Check out our new Website if you want to learn more about how Vquence measures video.

Choosing a Web charting library

At Vquence, until now we have used the Thumbstacks chart library for our graphs. TSChartlib is a simple open source charting library that uses the HTML canvas and an IE hack to create its graphs.

Vquence is now getting real serious with charts and graphs and we were thus looking for a more visually compelling and more flexible alternative. If you do a google search for “online charting library“, you get a massive amount of links to proprietary systems (admittedly, some of them offer the source code if you pay a premium). I will not be listing them here – go find them for yourself.

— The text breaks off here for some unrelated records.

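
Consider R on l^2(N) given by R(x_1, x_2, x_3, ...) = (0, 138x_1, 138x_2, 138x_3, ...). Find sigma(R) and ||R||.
sigma(R) = closed disk {z in C : |z| ≤ 138}; ||R|| = 138

Note R = 138·U where U is the unit right shift (U x)_k = x_{k-1} (with x_0 := 0); so ||R|| = 138||U|| and sigma(R) = 138·sigma(U). ||R x||^2 = sum_{k≥1} |138x_k|^2 = 19044||x||^2, so ||R|| = 138 and sigma(R) ⊂ {|z| ≤ 138}. For any |lambda| < 138, the equation (R - lambda I) x = 0 forces x_1 = 0, then 138x_k = lambda x_{k+1} ⇒ x = 0, so R has no eigenvalues. But (R - lambda I) is not surjective for |lambda| < 138: solving (R - lambda I) x = e_1 would require x_n proportional to (lambda/138)^(-n), which is not in l^2. So every |lambda| < 138 lies in the residual spectrum. The boundary |lambda| = 138 is in the approximate point spectrum (the spectrum is closed). Hence sigma(R) is the closed disk of radius 138.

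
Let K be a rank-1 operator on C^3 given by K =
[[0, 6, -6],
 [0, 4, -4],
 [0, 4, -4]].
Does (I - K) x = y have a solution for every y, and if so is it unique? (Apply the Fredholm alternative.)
(I - K) is invertible (det(I - K) = 1 ≠ 0), so for every y in C^3 the equation (I - K) x = y has a unique solution.

K has rank 1, so it is an outer product K = u v^T: every row of K is a multiple of one row vector. Reading off the entries, u = (-3, -2, -2) and v = (0, -2, 2) (row i of K equals u_i·v^T). A rank-one matrix u v^T satisfies K u = u (v·u) and kills the (2)-dimensional subspace v^⊥, so its characteristic polynomial is lambda^2 (lambda - v·u) with v·u = tr K = 0. Hence the eigenvalues of I - K are 1 (multiplicity 2) and 1 - (0) = 1, so det(I - K) = 1. (Direct check: I - K =
[[1, -6, 6],
 [0, -3, 4],
 [0, -4, 5]]
has determinant 1.) The finite-dimensional Fredholm alternative says: either (I - K) is invertible, or ker(I - K) ≠ {0} and then range(I - K) = ker((I - K)^*)^⊥, with dim ker(I - K) = dim ker((I - K)^*). Since det(I - K) ≠ 0, 1 is not an eigenvalue of K and ker(I - K) = {0}, so we are in the first case: for every y there is a unique x = (I - K)^(-1) y. Explicitly, by the Sherman–Morrison formula, (I - u v^T)^(-1) = I + u v^T/(1 - v·u), i.e. (I - K)^(-1) = I + K.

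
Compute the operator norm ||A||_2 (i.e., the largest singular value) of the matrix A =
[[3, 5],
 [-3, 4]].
||A||_2 = sqrt((59 + sqrt(565))/2) ≈ 6.4331 (= sqrt(largest eigenvalue of A^T A))

||A||_2 = sigma_max(A) = sqrt(lambda_max(A^T A)). Form the symmetric matrix M = A^T A =
[[18, 3],
 [3, 41]].
Its characteristic polynomial (trace, determinant of M give the coefficients) is
  p(λ) = det(λ I - M) = λ^2 - 59λ + 729.
For λ^2 - 59λ + 729 the discriminant is 565. It is nonnegative but not a perfect square, so the roots are real and irrational: λ = (59 ± sqrt(565))/2 ≈ 41.3849, 17.6151.
So the eigenvalues of A^T A are ≈ 17.6151, 41.3849 (all ≥ 0, as they must be for A^T A). The largest is λ_max = (59 + sqrt(565))/2 ≈ 41.3849, hence ||A||_2 = sqrt(λ_max) = sqrt((59 + sqrt(565))/2) ≈ 6.4331.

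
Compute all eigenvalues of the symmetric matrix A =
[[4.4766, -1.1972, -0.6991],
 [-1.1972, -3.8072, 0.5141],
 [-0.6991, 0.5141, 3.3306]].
sigma(A) ≈ {-4, 3, 5}

A is real symmetric, so its spectrum consists of real eigenvalues. Expanding the characteristic polynomial of the displayed matrix gives
  det(λ I - A) = p(λ) = λ^3 + (-4)λ^2 + (-17)λ + (60).
Solving p(λ) = 0 yields eigenvalues ≈ -4, 3, 5. (A is shown rounded to 4 decimals, so these recover the underlying integer eigenvalues to within that precision.)
Verification: the trace of A = 4 equals the sum of eigenvalues 4, and det(A) ≈ -60.0000 matches the eigenvalue product -60.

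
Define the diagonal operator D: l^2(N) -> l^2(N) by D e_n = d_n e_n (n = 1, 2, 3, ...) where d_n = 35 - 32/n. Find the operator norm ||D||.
||D|| = 35

For a diagonal operator on l^2 with entries d_n, ||D|| = sup_n |d_n|. Here d_1 = 3, d_2 = 19, ..., and d_n = 35 - 32/n increases monotonically toward 35. All terms lie in [3, 35), so |d_n| = d_n and the supremum is the limit 35, which is not attained by any individual d_n. Hence ||D|| = 35.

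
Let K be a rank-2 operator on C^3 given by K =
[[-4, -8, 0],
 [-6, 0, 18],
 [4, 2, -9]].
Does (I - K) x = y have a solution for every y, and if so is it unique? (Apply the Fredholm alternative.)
(I - K) is invertible (det(I - K) = -34 ≠ 0), so for every y in C^3 the equation (I - K) x = y has a unique solution.

K has rank 2 and factors as K = U V^T = u1 v1^T + u2 v2^T with u1 = (2, 3, -2), v1 = (-2, -2, 3), u2 = (2, -3, 1), v2 = (0, -2, -3) (multiplying out reproduces the displayed K). The nonzero eigenvalues of U V^T coincide with those of the 2 x 2 matrix G = V^T U = [[v1·u1, v1·u2], [v2·u1, v2·u2]] = [[-16, 5], [0, 3]], and by the Sylvester determinant identity det(I_3 - U V^T) = det(I_2 - V^T U) = det([[17, -5], [0, -2]]) = (17)(-2) - (-5)(0) = -34. (Direct check: I - K =
[[5, 8, 0],
 [6, 1, -18],
 [-4, -2, 10]]
has determinant -34.) The finite-dimensional Fredholm alternative says: either (I - K) is invertible, or ker(I - K) ≠ {0} and then range(I - K) = ker((I - K)^*)^⊥, with dim ker(I - K) = dim ker((I - K)^*). Since det(I - K) ≠ 0, 1 is not an eigenvalue of K and ker(I - K) = {0}, so we are in the first case: for every y there is a unique x = (I - K)^(-1) y. (Explicitly, by the Woodbury identity, (I - U V^T)^(-1) = I + U (I_2 - G)^(-1) V^T.)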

However, the world of decent open source charting libraries is relatively small, so I want to share the outcome of my search.

There is the Open Flash Chart libary, which provides charting functionality for flash or flex programmers. The charts look rather nice and have overlays on the data points, which is something I missed thoroughly from TSChartlib.

There is a open source flex component called FlexLib which only does line charts, IIUC.

There is PlotKit, a Chart and Graph Plotting Library for Javascript. It has support for HTML Canvas and also SVG via Adobe SVG Viewer and native browser support and looks quite sexy.

Then there is JFreeChart, a 100% Java chart library that makes it easy for developers to display professional quality charts in their applications. Another Java charting library is JOpenChart. Incidentally, there’s a whole swag of further Java libraries that do charts and graphing. However, we are not too keen on Java for Web technologies.

Outside our area of interest, there are also open source chart libraries in C#, but C#/.NET is not a platform we intend to support, so these were out of the question.

Our choice came down to the “Open Flash Chart” library vs “Plotkit”. Of the two, the Flash library and technology seems more mature, easier to use, and creates sexier charts. Also, we can sensibly expect all Vquence users to have Flash installed, while we cannot expect the same to be true for SVG. However, I was fascinated by the flexible use of SVG and HTML Canvas and will certainly get back to it later, when I expect it to have matured a bit more.

Our choice of the Open Flash Chart was further facilitated by a rails plugin for it. Score!

Of course: I might have totally missed some obvious or better alternatives. So, leave me a reply if you think I did!